A U.S. government program on behalf of the livestock industry exterminated Mexican gray wolves from the wild in the United States and Mexico by the early 1970s. Passage of the Endangered Species Act in 1973 led to the live capture of the last few wolves and successful breeding of seven of them.
A lawsuit by conservationists led to reintroduction in 1998. The population was projected to reach 102 animals, including 18 breeding pairs, by 2006, but only in 2014 topped 100 animals — and has never supported more than eight breeding pairs. A reintroduction program in Mexico began in 2011, leading to approximately 20 wolves in the wild in Mexico today.

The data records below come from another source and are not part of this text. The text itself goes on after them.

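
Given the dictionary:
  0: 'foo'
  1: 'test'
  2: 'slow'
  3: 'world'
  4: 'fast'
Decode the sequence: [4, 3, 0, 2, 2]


Look up each index in the dictionary:
  4 -> 'fast'
  3 -> 'world'
  0 -> 'foo'
  2 -> 'slow'
  2 -> 'slow'

Decoded: "fast world foo slow slow"


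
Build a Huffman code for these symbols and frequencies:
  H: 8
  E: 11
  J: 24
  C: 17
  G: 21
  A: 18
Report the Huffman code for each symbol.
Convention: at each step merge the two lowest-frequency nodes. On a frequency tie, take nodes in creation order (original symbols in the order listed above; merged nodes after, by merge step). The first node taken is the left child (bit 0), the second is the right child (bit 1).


Huffman tree construction:
Step 1: Merge H(8) + E(11) = 19
Step 2: Merge C(17) + A(18) = 35
Step 3: Merge (H+E)(19) + G(21) = 40
Step 4: Merge J(24) + (C+A)(35) = 59
Step 5: Merge ((H+E)+G)(40) + (J+(C+A))(59) = 99
Read each symbol's code off the tree from the root (left child = 0, right child = 1).

Codes:
  H: 000 (length 3)
  E: 001 (length 3)
  J: 10 (length 2)
  C: 110 (length 3)
  G: 01 (length 2)
  A: 111 (length 3)
Average code length: 252/99 = 2.5455 bits/symbol


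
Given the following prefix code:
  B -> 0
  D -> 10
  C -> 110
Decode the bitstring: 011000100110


Decoding step by step:
Bits 0 -> B
Bits 110 -> C
Bits 0 -> B
Bits 0 -> B
Bits 10 -> D
Bits 0 -> B
Bits 110 -> C


Decoded message: BCBBDBC


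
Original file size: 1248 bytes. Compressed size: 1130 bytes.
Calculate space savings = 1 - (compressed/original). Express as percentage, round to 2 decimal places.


ratio = compressed/original = 1130/1248 = 0.905449
savings = 1 - ratio = 1 - 0.905449 = 0.094551
as a percentage: 0.094551 * 100 = 9.46%

Space savings = 1 - 1130/1248 = 9.46%


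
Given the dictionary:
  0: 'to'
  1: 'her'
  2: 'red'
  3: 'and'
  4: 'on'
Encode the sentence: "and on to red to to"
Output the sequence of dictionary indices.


Look up each word in the dictionary:
  'and' -> 3
  'on' -> 4
  'to' -> 0
  'red' -> 2
  'to' -> 0
  'to' -> 0

Encoded: [3, 4, 0, 2, 0, 0]


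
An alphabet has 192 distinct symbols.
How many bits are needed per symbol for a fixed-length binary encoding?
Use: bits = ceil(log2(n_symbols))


log2(192) = 7.585
Bracket: 2^7 = 128 < 192 <= 2^8 = 256
So ceil(log2(192)) = 8

bits = ceil(log2(192)) = ceil(7.585) = 8 bits


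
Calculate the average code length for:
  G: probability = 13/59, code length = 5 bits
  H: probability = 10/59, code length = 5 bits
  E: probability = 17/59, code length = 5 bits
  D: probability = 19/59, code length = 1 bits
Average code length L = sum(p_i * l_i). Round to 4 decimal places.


Weighted contributions p_i * l_i:
  G: (13/59) * 5 = 65/59
  H: (10/59) * 5 = 50/59
  E: (17/59) * 5 = 85/59
  D: (19/59) * 1 = 19/59
Sum = (65 + 50 + 85 + 19)/59 = 219/59

L = 219/59 = 3.7119 bits/symbol


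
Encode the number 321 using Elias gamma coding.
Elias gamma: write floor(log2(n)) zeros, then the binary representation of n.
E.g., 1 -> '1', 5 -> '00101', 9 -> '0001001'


num_bits = floor(log2(321)) + 1 = 9
leading_zeros = num_bits - 1 = 8
binary(321) = 101000001

Elias gamma(321) = '00000000' + '101000001' = 00000000101000001 (17 bits)


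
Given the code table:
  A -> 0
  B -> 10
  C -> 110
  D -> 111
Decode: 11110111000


Decoding:
111 -> D
10 -> B
111 -> D
0 -> A
0 -> A
0 -> A


Result: DBDAAA


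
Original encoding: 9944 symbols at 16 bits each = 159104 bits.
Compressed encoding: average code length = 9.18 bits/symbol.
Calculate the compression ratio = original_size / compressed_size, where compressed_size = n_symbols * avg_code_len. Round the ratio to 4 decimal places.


original_size = n_symbols * orig_bits = 9944 * 16 = 159104 bits
compressed_size = n_symbols * avg_code_len = 9944 * 9.18 = 91285.92 bits
ratio = original_size / compressed_size = 159104 / 91285.92 = 1.7429

Compression ratio = 1.7429


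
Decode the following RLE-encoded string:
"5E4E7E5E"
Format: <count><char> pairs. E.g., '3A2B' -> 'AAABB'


Expanding each <count><char> pair:
  5E -> 'EEEEE'
  4E -> 'EEEE'
  7E -> 'EEEEEEE'
  5E -> 'EEEEE'

Decoded = EEEEEEEEEEEEEEEEEEEEE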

The Center for Biological Diversity has two active lawsuits against the Fish and Wildlife Service over Mexican wolves. One suit seeks to compel development of a Mexican wolf recovery plan, which the Service has been promising to develop for more than 33 years. The other suit seeks to overturn regulations promulgated last year that permit increased killing of wolves and also block wolves from being allowed to disperse to the southern Rocky Mountains and the Grand Canyon region, areas that are necessary for their recovery.
The Center for Biological Diversity is a national, nonprofit conservation organization with more than 990,000 members and online activists dedicated to the protection of endangered species and wild places.